Par Catherine Baumont, Laboratoire d’Economie de Dijon, Professeure à l’Université de Bourgogne.
En 2014, selon les données de la DGFiP, 662 000 transactions immobilières ont été réalisées dans l’hexagone, pour une valeur totale de près de 135,5 milliards d’euros (DGFiP). Quelques années plus tard, en 2017, c’est près de 881 000 transactions qui s’opèrent pour un total de près de 181 milliards d’euros. Le nombre des ventes ne cesse de croître les 2 années suivantes pour frôler puis dépasser en 2019 la barre « symbolique » du million de transactions en France (soit 1 logement sur 37) selon les statistiques établies par le Marché Immobilier des Notaires. Cette vitalité ne semble pas avoir été freinée par la crise liée à la pandémie si on en croit les différentes actualités récentes ; le nombre de transactions qui sera finalement réalisé vers la fin 2020 n’étant en recul que de 4% par rapport à 2019. Tout cela dans un marché plutôt sage en termes de prix avec des hausses modérées autour de 3,5% en moyenne, plus fortes pour les appartements que pour les maisons.
C’est ainsi, chaque année plusieurs « Plans de Relance » qui s’injectent dans notre économie, comme autant de bonnes nouvelles pour la rémunération des professionnels du secteur (Notaires, Banques, Agents immobiliers), pour l’Etat et les collectivités locales, à travers les ressources fiscales que vont entrainer ces mutations (droits de mutations, IRPP et IFI), et enfin pour tous les secteurs économiques liés au logement. Quand l’immobilier va, tout va, serait-on alors tenté de penser. Pour autant, les dynamiques immobilières restent toujours entachées de quelques inquiétudes lorsqu’on s’interroge sur quelques-uns de ses moteurs.
Notre niveau de vie s’affiche avec notre lieu de résidence.

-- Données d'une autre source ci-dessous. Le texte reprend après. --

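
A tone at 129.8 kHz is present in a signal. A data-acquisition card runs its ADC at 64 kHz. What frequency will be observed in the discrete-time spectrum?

1.8 kHz

129.8 kHz mod fs = 1.8 kHz.
1.8 kHz ≤ fs/2 = 32 kHz, appears at 1.8 kHz.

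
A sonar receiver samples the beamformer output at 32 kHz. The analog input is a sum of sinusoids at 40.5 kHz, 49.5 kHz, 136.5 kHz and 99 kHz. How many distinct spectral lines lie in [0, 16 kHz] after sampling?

3

fs/2 = 16 kHz.
40.5 kHz mod fs = 8.5 kHz.
8.5 kHz ≤ fs/2 = 16 kHz, appears at 8.5 kHz.
49.5 kHz mod fs = 17.5 kHz.
17.5 kHz > fs/2 = 16 kHz, folds to fs − 17.5 kHz = 14.5 kHz.
136.5 kHz mod fs = 8.5 kHz.
8.5 kHz ≤ fs/2 = 16 kHz, appears at 8.5 kHz.
99 kHz mod fs = 3 kHz.
3 kHz ≤ fs/2 = 16 kHz, appears at 3 kHz.
Distinct values: {3 kHz, 8.5 kHz, 14.5 kHz} → 3.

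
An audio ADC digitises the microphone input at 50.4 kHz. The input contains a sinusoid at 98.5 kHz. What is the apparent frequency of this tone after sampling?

2.3 kHz

98.5 kHz mod fs = 48.1 kHz.
48.1 kHz > fs/2 = 25.2 kHz, folds to fs − 48.1 kHz = 2.3 kHz.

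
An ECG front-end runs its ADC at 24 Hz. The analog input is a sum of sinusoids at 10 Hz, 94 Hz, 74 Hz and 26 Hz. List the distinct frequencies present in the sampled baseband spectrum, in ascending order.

2 Hz, 10 Hz

fs/2 = 12 Hz.
10 Hz ≤ fs/2 = 12 Hz, passes unchanged.
94 Hz mod fs = 22 Hz.
22 Hz > fs/2 = 12 Hz, folds to fs − 22 Hz = 2 Hz.
74 Hz mod fs = 2 Hz.
2 Hz ≤ fs/2 = 12 Hz, appears at 2 Hz.
26 Hz mod fs = 2 Hz.
2 Hz ≤ fs/2 = 12 Hz, appears at 2 Hz.
Distinct values: {2 Hz, 10 Hz}.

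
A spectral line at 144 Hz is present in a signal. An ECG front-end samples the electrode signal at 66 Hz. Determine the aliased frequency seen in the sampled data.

144 Hz mod fs = 12 Hz.
12 Hz ≤ fs/2 = 33 Hz, appears at 12 Hz.

12 Hz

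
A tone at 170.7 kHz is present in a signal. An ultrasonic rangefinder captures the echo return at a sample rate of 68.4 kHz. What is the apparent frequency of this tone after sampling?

33.9 kHz

170.7 kHz mod fs = 33.9 kHz.
33.9 kHz ≤ fs/2 = 34.2 kHz, appears at 33.9 kHz.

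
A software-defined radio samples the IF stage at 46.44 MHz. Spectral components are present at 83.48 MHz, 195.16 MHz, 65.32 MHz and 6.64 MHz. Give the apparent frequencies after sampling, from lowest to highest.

fs/2 = 23.22 MHz.
83.48 MHz mod fs = 37.04 MHz.
37.04 MHz > fs/2 = 23.22 MHz, folds to fs − 37.04 MHz = 9.4 MHz.
195.16 MHz mod fs = 9.4 MHz.
9.4 MHz ≤ fs/2 = 23.22 MHz, appears at 9.4 MHz.
65.32 MHz mod fs = 18.88 MHz.
18.88 MHz ≤ fs/2 = 23.22 MHz, appears at 18.88 MHz.
6.64 MHz ≤ fs/2 = 23.22 MHz, passes unchanged.
Distinct values: {6.64 MHz, 9.4 MHz, 18.88 MHz}.

6.64 MHz, 9.4 MHz, 18.88 MHz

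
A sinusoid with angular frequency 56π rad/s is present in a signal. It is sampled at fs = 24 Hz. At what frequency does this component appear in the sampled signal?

ω = 56π rad/s → f = ω/(2π) = 28 Hz.
28 Hz mod fs = 4 Hz.
4 Hz ≤ fs/2 = 12 Hz, appears at 4 Hz.

4 Hz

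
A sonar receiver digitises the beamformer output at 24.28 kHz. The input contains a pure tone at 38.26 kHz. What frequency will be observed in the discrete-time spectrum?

38.26 kHz mod fs = 13.98 kHz.
13.98 kHz > fs/2 = 12.14 kHz, folds to fs − 13.98 kHz = 10.3 kHz.

10.3 kHz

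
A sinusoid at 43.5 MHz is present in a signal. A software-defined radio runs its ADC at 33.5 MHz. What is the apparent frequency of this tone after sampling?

43.5 MHz mod fs = 10 MHz.
10 MHz ≤ fs/2 = 16.75 MHz, appears at 10 MHz.

10 MHz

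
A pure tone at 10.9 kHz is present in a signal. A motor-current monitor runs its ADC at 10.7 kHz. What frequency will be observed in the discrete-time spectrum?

10.9 kHz mod fs = 0.2 kHz.
0.2 kHz ≤ fs/2 = 5.35 kHz, appears at 0.2 kHz.

0.2 kHz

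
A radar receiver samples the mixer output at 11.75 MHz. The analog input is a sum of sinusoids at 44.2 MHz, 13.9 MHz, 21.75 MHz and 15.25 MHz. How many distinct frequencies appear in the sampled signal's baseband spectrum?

4

fs/2 = 5.875 MHz.
44.2 MHz mod fs = 8.95 MHz.
8.95 MHz > fs/2 = 5.875 MHz, folds to fs − 8.95 MHz = 2.8 MHz.
13.9 MHz mod fs = 2.15 MHz.
2.15 MHz ≤ fs/2 = 5.875 MHz, appears at 2.15 MHz.
21.75 MHz mod fs = 10 MHz.
10 MHz > fs/2 = 5.875 MHz, folds to fs − 10 MHz = 1.75 MHz.
15.25 MHz mod fs = 3.5 MHz.
3.5 MHz ≤ fs/2 = 5.875 MHz, appears at 3.5 MHz.
Distinct values: {1.75 MHz, 2.15 MHz, 2.8 MHz, 3.5 MHz} → 4.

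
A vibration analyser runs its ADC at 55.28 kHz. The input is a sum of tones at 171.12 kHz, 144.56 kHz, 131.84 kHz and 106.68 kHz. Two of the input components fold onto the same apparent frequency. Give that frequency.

fs/2 = 27.64 kHz.
171.12 kHz mod fs = 5.28 kHz.
5.28 kHz ≤ fs/2 = 27.64 kHz, appears at 5.28 kHz.
144.56 kHz mod fs = 34 kHz.
34 kHz > fs/2 = 27.64 kHz, folds to fs − 34 kHz = 21.28 kHz.
131.84 kHz mod fs = 21.28 kHz.
21.28 kHz ≤ fs/2 = 27.64 kHz, appears at 21.28 kHz.
106.68 kHz mod fs = 51.4 kHz.
51.4 kHz > fs/2 = 27.64 kHz, folds to fs − 51.4 kHz = 3.88 kHz.
131.84 kHz and 144.56 kHz both map to 21.28 kHz.

21.28 kHz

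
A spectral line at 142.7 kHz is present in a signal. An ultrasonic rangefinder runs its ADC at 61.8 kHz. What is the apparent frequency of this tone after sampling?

19.1 kHz

142.7 kHz mod fs = 19.1 kHz.
19.1 kHz ≤ fs/2 = 30.9 kHz, appears at 19.1 kHz.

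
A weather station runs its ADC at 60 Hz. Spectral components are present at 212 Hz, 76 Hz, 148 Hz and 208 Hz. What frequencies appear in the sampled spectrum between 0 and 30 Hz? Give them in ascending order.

fs/2 = 30 Hz.
212 Hz mod fs = 32 Hz.
32 Hz > fs/2 = 30 Hz, folds to fs − 32 Hz = 28 Hz.
76 Hz mod fs = 16 Hz.
16 Hz ≤ fs/2 = 30 Hz, appears at 16 Hz.
148 Hz mod fs = 28 Hz.
28 Hz ≤ fs/2 = 30 Hz, appears at 28 Hz.
208 Hz mod fs = 28 Hz.
28 Hz ≤ fs/2 = 30 Hz, appears at 28 Hz.
Distinct values: {16 Hz, 28 Hz}.

16 Hz, 28 Hz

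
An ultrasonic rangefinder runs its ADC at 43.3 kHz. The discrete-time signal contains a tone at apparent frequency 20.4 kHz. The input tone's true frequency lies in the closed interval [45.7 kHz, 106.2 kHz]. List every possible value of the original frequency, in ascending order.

Frequencies that alias to 20.4 kHz are k·fs ± 20.4 kHz for integer k ≥ 0.
k=0: 20.4 kHz.
k=1: 22.9 kHz, 63.7 kHz.
k=2: 66.2 kHz, 107 kHz.
k=3: 109.5 kHz, 150.3 kHz.
Within [45.7 kHz, 106.2 kHz]: 63.7 kHz, 66.2 kHz.

63.7 kHz, 66.2 kHz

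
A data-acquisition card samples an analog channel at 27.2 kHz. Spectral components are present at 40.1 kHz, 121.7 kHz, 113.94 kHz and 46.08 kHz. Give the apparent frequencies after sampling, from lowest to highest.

5.14 kHz, 8.32 kHz, 12.9 kHz

fs/2 = 13.6 kHz.
40.1 kHz mod fs = 12.9 kHz.
12.9 kHz ≤ fs/2 = 13.6 kHz, appears at 12.9 kHz.
121.7 kHz mod fs = 12.9 kHz.
12.9 kHz ≤ fs/2 = 13.6 kHz, appears at 12.9 kHz.
113.94 kHz mod fs = 5.14 kHz.
5.14 kHz ≤ fs/2 = 13.6 kHz, appears at 5.14 kHz.
46.08 kHz mod fs = 18.88 kHz.
18.88 kHz > fs/2 = 13.6 kHz, folds to fs − 18.88 kHz = 8.32 kHz.
Distinct values: {5.14 kHz, 8.32 kHz, 12.9 kHz}.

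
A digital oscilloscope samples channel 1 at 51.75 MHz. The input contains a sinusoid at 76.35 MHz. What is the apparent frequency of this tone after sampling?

24.6 MHz

76.35 MHz mod fs = 24.6 MHz.
24.6 MHz ≤ fs/2 = 25.875 MHz, appears at 24.6 MHz.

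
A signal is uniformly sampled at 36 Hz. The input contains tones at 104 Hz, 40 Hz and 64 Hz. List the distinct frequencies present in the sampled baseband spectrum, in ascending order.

4 Hz, 8 Hz

fs/2 = 18 Hz.
104 Hz mod fs = 32 Hz.
32 Hz > fs/2 = 18 Hz, folds to fs − 32 Hz = 4 Hz.
40 Hz mod fs = 4 Hz.
4 Hz ≤ fs/2 = 18 Hz, appears at 4 Hz.
64 Hz mod fs = 28 Hz.
28 Hz > fs/2 = 18 Hz, folds to fs − 28 Hz = 8 Hz.
Distinct values: {4 Hz, 8 Hz}.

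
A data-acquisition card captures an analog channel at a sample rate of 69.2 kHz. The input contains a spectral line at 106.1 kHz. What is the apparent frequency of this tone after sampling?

106.1 kHz mod fs = 36.9 kHz.
36.9 kHz > fs/2 = 34.6 kHz, folds to fs − 36.9 kHz = 32.3 kHz.

32.3 kHz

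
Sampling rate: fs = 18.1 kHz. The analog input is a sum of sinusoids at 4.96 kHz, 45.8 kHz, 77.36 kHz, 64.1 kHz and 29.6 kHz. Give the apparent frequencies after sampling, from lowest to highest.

4.96 kHz, 6.6 kHz, 8.3 kHz, 8.5 kHz

fs/2 = 9.05 kHz.
4.96 kHz ≤ fs/2 = 9.05 kHz, passes unchanged.
45.8 kHz mod fs = 9.6 kHz.
9.6 kHz > fs/2 = 9.05 kHz, folds to fs − 9.6 kHz = 8.5 kHz.
77.36 kHz mod fs = 4.96 kHz.
4.96 kHz ≤ fs/2 = 9.05 kHz, appears at 4.96 kHz.
64.1 kHz mod fs = 9.8 kHz.
9.8 kHz > fs/2 = 9.05 kHz, folds to fs − 9.8 kHz = 8.3 kHz.
29.6 kHz mod fs = 11.5 kHz.
11.5 kHz > fs/2 = 9.05 kHz, folds to fs − 11.5 kHz = 6.6 kHz.
Distinct values: {4.96 kHz, 6.6 kHz, 8.3 kHz, 8.5 kHz}.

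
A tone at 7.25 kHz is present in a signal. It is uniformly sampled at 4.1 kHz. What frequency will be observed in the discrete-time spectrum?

0.95 kHz

7.25 kHz mod fs = 3.15 kHz.
3.15 kHz > fs/2 = 2.05 kHz, folds to fs − 3.15 kHz = 0.95 kHz.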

Ainsi parmi nos millions de « nouveaux » propriétaires, leurs choix ont été définis par rapport à leurs besoins, leurs préférences, et en toute bonne logique micro-économique, ils ont cherché à payer le prix qui équilibrait les avantages et les inconvénients associés à l’ensemble des services liés à leur résidence. La crise sanitaire a ainsi été un révélateur de la précarité d’un de ces équilibres lorsque la privation d’accès aux avantages de la vie urbaine et le relâchement de la nécessité de se loger à proximité de son lieu d’emploi ont finalement rendu les villes moyennes ou les lieux de villégiatures plus attrayants. Une nouvelle géographie des marchés immobiliers de la résidence principale pourrait ainsi se dessiner, dont les tendances restent à étudier. Nous pensons néanmoins que l’Insee pourra encore dans quelques années établir que les disparités de niveau de vie, de près du simple au double, perdureront à l’échelle des départements : Paris, les départements littoraux du Sud-Est ou frontaliers avec la Suisse affichant des revenus médians les plus élevés. Le pendant de cette géographie départementale avec celle de la ségrégation socio-spatiale au sein des villes existe avec des disparités de niveau de vie à l’échelle des quartiers également très fortes et qui perdurent. Ce n’est plus seulement notre niveau de vie qui s’affiche avec notre lieu de résidence, mais c’est également notre profil social. Les mobilités résidentielles de nos millions de « nouveaux » propriétaires méritent alors d’être étudiées finement car un grand nombre d’études ont montré que l’emprise territoriale des catégories socio-professionnelles se diffusait spatialement. La gentrification exprime ainsi le fait qu’au fur et à mesure que les catégories sociales plus aisées s’installent dans les quartiers moins aisés, la mixité ainsi créée ne dure pas et le visage du quartier change à terme.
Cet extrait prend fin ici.